ATHENS – A panel of judges is reviewing why Prime Minister Antonis Samaras’ coalition government is ignoring court orders to restore austerity-slashed pay and benefits, especially for members of the military, police and other emergency services personnel.
The judiciary group is from the Council of State, the country’s highest administrative court, which directed the government to bring back the pay that was cut in 2012, as well as to rehire fired Finance Ministry cleaning ladies and restore slashed lump sums for pensioners.
Samaras refused to obey although he promised during a speech at the Thessaloniki International Fair that he would at least restore the pay of the uniformed officers – a key group for his New Democracy Conservatives – as well as giving them back all the money that had been cut from their salaries.

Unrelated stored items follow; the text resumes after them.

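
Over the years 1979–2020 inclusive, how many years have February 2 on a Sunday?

6

Track February 2's weekday year by year (advancing +1, or +2 across a Feb 29):
  1979: Fri  1980: Sat (+1)  1981: Mon (+2)  1982: Tue (+1)  1983: Wed (+1)
  1984: Thu (+1)  1985: Sat (+2)  1986: Sun (+1) ✓  1987: Mon (+1)  1988: Tue (+1)
  1989: Thu (+2)  1990: Fri (+1)  1991: Sat (+1)  1992: Sun (+1) ✓  … (14 more years) …
  2007: Fri (+1)  2008: Sat (+1)  2009: Mon (+2)  2010: Tue (+1)  2011: Wed (+1)
  2012: Thu (+1)  2013: Sat (+2)  2014: Sun (+1) ✓  2015: Mon (+1)  2016: Tue (+1)
  2017: Thu (+2)  2018: Fri (+1)  2019: Sat (+1)  2020: Sun (+1) ✓
Sunday years: 1986, 1992, 1997, 2003, 2014, 2020 — 6 in total.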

Kathimerini reported that the court will use a law passed in 2002 but never implemented. The legislation states that the state can be fined if it fails to adopt court rulings.
A special committee has already been formed at the Council of State, to examine the possibility of financial penalties for the Finance Ministry although it wasn’t known that if that is ordered whether Samaras will ignore that as well and the government will refuse to pay – and who would get the money.

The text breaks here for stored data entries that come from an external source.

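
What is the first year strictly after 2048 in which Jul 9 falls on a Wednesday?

2053

From one year to the next, a fixed date's weekday advances by 1, or by 2 when a Feb 29 lies between the two dates.
2048: July 9 is Thursday.
2049: Friday (+1)
2050: Saturday (+1)
2051: Sunday (+1)
2052: Tuesday (+2)
2053: Wednesday (+1)
Jul 9 falls on a Wednesday in 2053.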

The coalition has so far been reluctant to restore the civil servants’ wages because doing so would cost it around 500 million euros. Instead, the ministry has sought to buy some time while it finds ways to make the equivalent savings needed so fiscal targets are not missed.
“We cannot restore wages to 2012 levels in one go,” said Samaras, citing budget concerns. But he promised that there would be “significant” increases to the wages of members of the emergency services and armed forces very soon.